Five days later, one of the largest of the Devils Garden arches, Wall Arch, collapsed. No one was injured, thank goodness, and no one actually saw it fall. But at dusk on August 4th it was there. The next morning it was gone. All that was left was a pile of rubble and two very unstable rock spurs on either side. That part of the trail is now closed until the rest of the arch falls and the danger of falling rock is passed.
We were lucky that we got to see the arch at all — my photographs of Wall Arch are probably among the last ever taken. Sure it was five days. But in geological terms, we missed the collapse by the blink of an eye.
In a way, this was a very sad event in the history of the park, which has long been one of my favorites. (I first visited Arches in 1985, returned there in 1987, and then finally got back again this year.) Each of the arches is like a museum piece: unique, irreplaceable. On the other hand, the fall of Wall Arch is illustrative of something fundamental to the personality of this park, and, in a larger sense, the entire Moab area. The desert appears static at first glance. It’s rock and sand and stunted trees. But Arches and Canyonlands, as well as Zion and Bryce and Capitol Reef and all those other desert parks in southern Utah are constantly changing. Wind, rain, snow, temperatures that range from winter lows in the single digits to summer highs in excess of 110 degrees are continually reshaping the landscape. When you look at the fragile beauty of Landscape Arch, the graceful curve of Delicate Arch, the complexity of Double Arch, you start to realize that these things could come down at any moment. It’s not surprising that Wall Arch fell. What’s truly amazing is that these others are still standing. The same processes that created the arches destroy them. And these same forces are constantly creating more arches. That’s a slower process, of course, but it’s happening all the time.

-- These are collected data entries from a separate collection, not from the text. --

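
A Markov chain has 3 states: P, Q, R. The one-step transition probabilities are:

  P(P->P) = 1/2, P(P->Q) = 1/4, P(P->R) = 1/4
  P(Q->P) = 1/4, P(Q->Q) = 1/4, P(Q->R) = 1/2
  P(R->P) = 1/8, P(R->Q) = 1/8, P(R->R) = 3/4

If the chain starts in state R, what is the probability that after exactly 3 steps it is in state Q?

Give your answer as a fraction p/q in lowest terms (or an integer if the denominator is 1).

Computing P^3 by repeated multiplication:
P^1 =
  P: [1/2, 1/4, 1/4]
  Q: [1/4, 1/4, 1/2]
  R: [1/8, 1/8, 3/4]
P^2 =
  P: [11/32, 7/32, 7/16]
  Q: [1/4, 3/16, 9/16]
  R: [3/16, 5/32, 21/32]
P^3 =
  P: [9/32, 25/128, 67/128]
  Q: [31/128, 23/128, 37/64]
  R: [55/256, 43/256, 79/128]

(P^3)[R -> Q] = 43/256

Answer: 43/256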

For my Aussie friends, it’s much like the collapse of one of the 12 Apostles a few years back. We got to the Ocean Road too late to see that one, and also too late to see London Bridge (another coastal rock formation) in its original glory. Those cliff faces are constantly eroding. There will be more apostles to replace those that are lost.
I’m sad that the arch is gone, that I’ll never see it again. But I also find it reassuring in a way. I want to go back to Arches — I intend to return there again and again. It’s kind of cool to know that a place that seems to be utterly static year after year, is actually changing all the time.